Here is an example: suppose $X_1,X_2,\cdots, X_n$ are iid samples from $\mathcal N(\mu,\sigma^2)$, where you do not know $\mu,\sigma^2$ and you want to estimate them. The natural estimator of $\mu$ is $\hat \mu=\bar X= \frac1n \sum X_i$.
It is less immediately obvious what to use to estimate $\sigma^2$ but you might expect to use some fraction of $\sum(X_i-\bar X)^2$, which has mean $(n-1)\sigma^2$ and variance $2(n-1)\sigma^4$, so $\frac1k\sum(X_i-\bar X)^2$ has mean $\frac{n-1}{k}\sigma^2$ and variance $\frac{2(n-1)}{k^2}\sigma^4$. Not using a fraction of $\sum(X_i-\bar X)^2$ might lead to some of the inefficiencies in the "silly estimates" in your question.

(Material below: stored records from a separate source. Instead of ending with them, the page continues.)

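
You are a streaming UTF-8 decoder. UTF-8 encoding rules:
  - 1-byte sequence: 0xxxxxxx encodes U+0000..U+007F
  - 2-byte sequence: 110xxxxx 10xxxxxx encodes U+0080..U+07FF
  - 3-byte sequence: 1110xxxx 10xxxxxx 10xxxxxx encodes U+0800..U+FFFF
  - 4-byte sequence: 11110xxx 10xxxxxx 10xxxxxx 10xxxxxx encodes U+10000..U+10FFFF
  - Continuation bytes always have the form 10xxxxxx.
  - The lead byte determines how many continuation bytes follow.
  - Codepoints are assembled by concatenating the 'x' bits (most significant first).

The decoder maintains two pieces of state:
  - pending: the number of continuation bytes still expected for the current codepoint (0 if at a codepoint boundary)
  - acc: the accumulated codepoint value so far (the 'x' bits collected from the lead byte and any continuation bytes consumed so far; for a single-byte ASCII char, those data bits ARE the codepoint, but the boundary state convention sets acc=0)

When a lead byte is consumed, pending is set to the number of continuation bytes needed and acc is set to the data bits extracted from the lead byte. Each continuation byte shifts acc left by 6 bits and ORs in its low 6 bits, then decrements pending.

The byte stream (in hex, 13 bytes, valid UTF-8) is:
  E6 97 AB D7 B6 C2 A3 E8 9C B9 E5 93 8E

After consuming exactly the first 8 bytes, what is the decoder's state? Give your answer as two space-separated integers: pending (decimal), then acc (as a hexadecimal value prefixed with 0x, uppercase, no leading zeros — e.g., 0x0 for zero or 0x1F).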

This means that (the square of) the bias increases as $k$ moves away from $n-1$, while the variance reduces as $k$ increases. Reducing $k$ below $n-1$ tends to increase both so it is presumably unwise, but increasing $k$ above $n-1$ leads to a tradeoff with the square of the bias increasing and the variance reducing.
Here is an chart, with the square of the bias in red, the variance in blue and the expected mean-square-error in black (it uses $n=6$ but this makes little difference). This illustrates:
the unbiased estimator $\frac1{n-1}\sum(X_i-\bar X)^2$ has expected mean-square-error of $\frac{2}{n-1}\sigma^4$; lower values of $k$ perform worse
the maximum likelihood estimator $\frac1{n}\sum(X_i-\bar X)^2$ has expected mean-square-error of $\frac{2n-1}{n^2}\sigma^4$, which is smaller despite a biased estimator
expected mean-square-error is minimised with $k=n+1$ i.e. with $\frac1{n+1}\sum(X_i-\bar X)^2$ when it is $\frac{2}{n+1}\sigma^4$, while for higher values of $k$ the smaller variance fails to offset the larger square of the bias.